What Insight Meant

by Quinn

A rather remarkable event occurred during the Everton v Manchester City game at Goodison Park on Boxing Day; Robbie Fowler, once the most feared English striker in football (and who is still considered – by generous souls who haven’t watched him play for a while – to be the best natural finisher in the game) actually scored a goal. With his head. (Alas it was wasted; City lost the game due to 2 Everton goals scored with ease by players decked in Royal Blue, untroubled by the attentions of City’s defenders) What I want to talk about, however, is what happened immediately after Fowler’s goal.

As the ball hit the back of the Everton net, Fowler set off for the Gladwys Street end where the Everton faithful sit, then ran the full length of the pitch (so showing the sort of stamina which has been missing since his Liverpool days), slapping the top of his head as he did so, before celebrating in front of the travelling City fans. It was a bizarre sight, and what happened next came as no surprise.

Fowler was booked for inciting the crowd, and in this day and age, rightly or wrongly, it is something you have to accept; the referee had no option but to produce the yellow card. There was then a similarly predictable reaction; on Match of the Day the assumption was that Fowler was slapping his head to celebrate the fact he had scored a header, and across the media there was the usual line that his actions in trying to rile the Everton fans were typical of Robbie, and were regrettable. Merseyside Police got involved and asked City manager Kevin Keegan for his comments, which seems a bit of a overreaction but again is not surprising. 3 scenarios present themselves here; that an Everton fan complained to the Police; that the Police felt they had to be seen to take some action; or that a Senior Officer with no idea of what the Police’s priorities should be got involved. I suspect a combination of the three.

A few days later I was chatting to a mate of mine, an Evertonian who had been to the match. I wondered what he had thought? First off, he told me that all the way through the game, Fowler was being targeted by the Everton fans, and taunted with the chant “Smackhead”; this put Fowler’s reaction to his goal in a different light, I thought, and I was quite impressed. To respond to “smackhead” taunts by scoring a header, then celebrating by smacking you head, seems quite inspired; although still bound to attract the attentions of the referee.

“So,” I asked, “ how did the Everton fans react? We’re they appropriately incited?”
“I should say so,” said my mate, Mike, “the crowd went absolutely ballistic; the atmosphere was incredible.”

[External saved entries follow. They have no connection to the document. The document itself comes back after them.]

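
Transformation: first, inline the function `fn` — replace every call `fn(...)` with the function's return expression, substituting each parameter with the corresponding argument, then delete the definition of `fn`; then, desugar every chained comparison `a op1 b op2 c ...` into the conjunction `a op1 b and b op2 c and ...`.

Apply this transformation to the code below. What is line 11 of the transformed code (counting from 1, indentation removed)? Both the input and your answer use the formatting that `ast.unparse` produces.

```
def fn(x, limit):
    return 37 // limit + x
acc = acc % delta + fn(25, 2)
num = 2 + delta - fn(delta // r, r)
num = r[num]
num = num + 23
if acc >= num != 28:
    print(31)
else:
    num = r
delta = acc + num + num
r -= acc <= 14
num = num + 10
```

num = num + 10

Transformed code:
acc = acc % delta + (37 // 2 + 25)
num = 2 + delta - (37 // r + delta // r)
num = r[num]
num = num + 23
if acc >= num and num != 28:
    print(31)
else:
    num = r
delta = acc + num + num
r -= acc <= 14
num = num + 10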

And this is my point really; Fowler was booked for inciting the crowd; but for inciting them to do what? If they had invaded the pitch, or attacked the City fans, or thrown bricks into the dugout, then Fowler could be said to have instigated something nasty; but was that ever likely to happen? In fact, he wound up the Evertonians so the volume of their singing and chanting increased, inevitably spurring the City fans to do the same, and the atmosphere of the game improved immensely as a result. And isn’t it the atmosphere that we really pay for when we hand over our absurd amounts of money at the Ticket Office?

Sometimes you wonder if sports commentators have any inkling about what fans really feel (the exception to this is the excellent Adrian Chiles on Match of the Day 2). The classic disconnect is on the subject of punch-ups on the field; for the media nothing appals them more than such indiscipline, which sets a bad example to the children watching, brings the games reputation into disrepute, blah blah blah…For a fan, particularly one watching a dull 0-0 stalemate on a cold evening, there is nothing better than a fight, to get the crowds tails up and turn up the volume, to get you supporting your wronged players (even if, secretly, you saw your defender get in that tug which provoked the opposition, and you would have been appalled yourself if the situation had been reversed; only it wasn’t ).

My mate said that it was the most exciting City/Everton game he had seen for ages; and we have seen some pretty bad ones between us over the years. That this game was different was partly due to Robbie Fowler and his incitment of the crowd. For his troubles he received a yellow card; he should have received the Man of the Match award, and our thanks.

UPDATE 15/1/05: Fowler scores again! And has a very good game overall, actually.